A PEC 221/2019, relatada pelo senador Omar Aziz (PSD-AM), propõe reduzir a jornada semanal de 44 para 40 horas, sem corte salarial, e garante dois dias de descanso por semana. A proposta prevê aplicação gradual — primeiro para 42 horas e depois para 40 — medida que busca acomodar setores e contratos já existentes. Aziz apresentou parecer pela manutenção do texto aprovado pela Câmara e rejeitou alterações dos pares, numa estratégia explícita para evitar que mudanças do Senado obriguem o retorno da matéria à Câmara dos Deputados.

Se aprovada na CCJ, a PEC seguirá para dois turnos de votação no plenário do Senado, exigindo apoio de três quintos dos senadores, um quórum elevado que torna qualquer modificação um fator potencial de atraso. O conjunto de emendas sinaliza contestação em vários pontos do texto e amplia o risco de recurso procedimental que pode estender a tramitação. Num calendário já pressionado por esforço concentrado e outras prioridades legislativas, a articulação política será determinante para evitar que a proposta fique emperrada.

Além do impacto procedimental, a proposta tem implicações políticas e econômicas concretas.
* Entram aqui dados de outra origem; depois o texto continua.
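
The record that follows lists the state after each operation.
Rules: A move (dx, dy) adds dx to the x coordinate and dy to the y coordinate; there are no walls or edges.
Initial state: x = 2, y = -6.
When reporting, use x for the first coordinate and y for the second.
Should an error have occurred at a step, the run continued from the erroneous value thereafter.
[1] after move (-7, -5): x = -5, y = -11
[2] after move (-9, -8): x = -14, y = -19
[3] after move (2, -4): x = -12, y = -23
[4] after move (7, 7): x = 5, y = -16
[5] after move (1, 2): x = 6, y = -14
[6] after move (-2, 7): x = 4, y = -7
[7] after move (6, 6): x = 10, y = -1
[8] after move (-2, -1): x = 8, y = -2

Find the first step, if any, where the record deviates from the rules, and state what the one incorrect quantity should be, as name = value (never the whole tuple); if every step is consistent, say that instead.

step 1: x = 2 + (-7) = -5, y = -6 + (-5) = -11 -> checks out
step 2: x = -5 + (-9) = -14, y = -11 + (-8) = -19 -> same as recorded
step 3: x = -14 + (2) = -12, y = -19 + (-4) = -23 -> no discrepancy
step 4: x = -12 + (7) = -5, y = -23 + (7) = -16 -> the entry is off here
So the first discrepancy is step 4, where the right value is x = -5.

step 4, x = -5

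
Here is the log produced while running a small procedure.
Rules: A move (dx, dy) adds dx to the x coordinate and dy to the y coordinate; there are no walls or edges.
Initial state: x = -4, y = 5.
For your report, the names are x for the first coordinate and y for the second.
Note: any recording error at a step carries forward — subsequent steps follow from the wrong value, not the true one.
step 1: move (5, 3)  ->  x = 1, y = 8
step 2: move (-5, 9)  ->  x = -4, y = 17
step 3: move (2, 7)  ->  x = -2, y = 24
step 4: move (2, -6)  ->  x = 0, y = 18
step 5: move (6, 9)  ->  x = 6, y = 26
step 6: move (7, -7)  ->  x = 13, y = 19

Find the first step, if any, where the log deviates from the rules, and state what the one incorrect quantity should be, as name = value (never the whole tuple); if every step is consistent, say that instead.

step 5, y = 27

step 1: x = -4 + (5) = 1, y = 5 + (3) = 8 -> exactly as logged
step 2: x = 1 + (-5) = -4, y = 8 + (9) = 17 -> consistent with the log
step 3: x = -4 + (2) = -2, y = 17 + (7) = 24 -> consistent with the log
step 4: x = -2 + (2) = 0, y = 24 + (-6) = 18 -> confirmed correct
step 5: x = 0 + (6) = 6, y = 18 + (9) = 27 -> first mismatch against the log
The earliest wrong entry is at step 5: it should read y = 27.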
A redução de jornada sem redução salarial agrava um dilema entre proteção ao trabalhador e custos para empregadores — especialmente em setores com baixos níveis de produtividade e margens apertadas — e exige que o governo e o Congresso desenhem compensações e prazos realistas. Nos próximos dias, a votação na CCJ e a reação às emendas dirão se há base para aprovar a PEC nos termos atuais ou se a proposta terá de ser reescrita, com risco de novo calendário e desgaste político para seus defensores.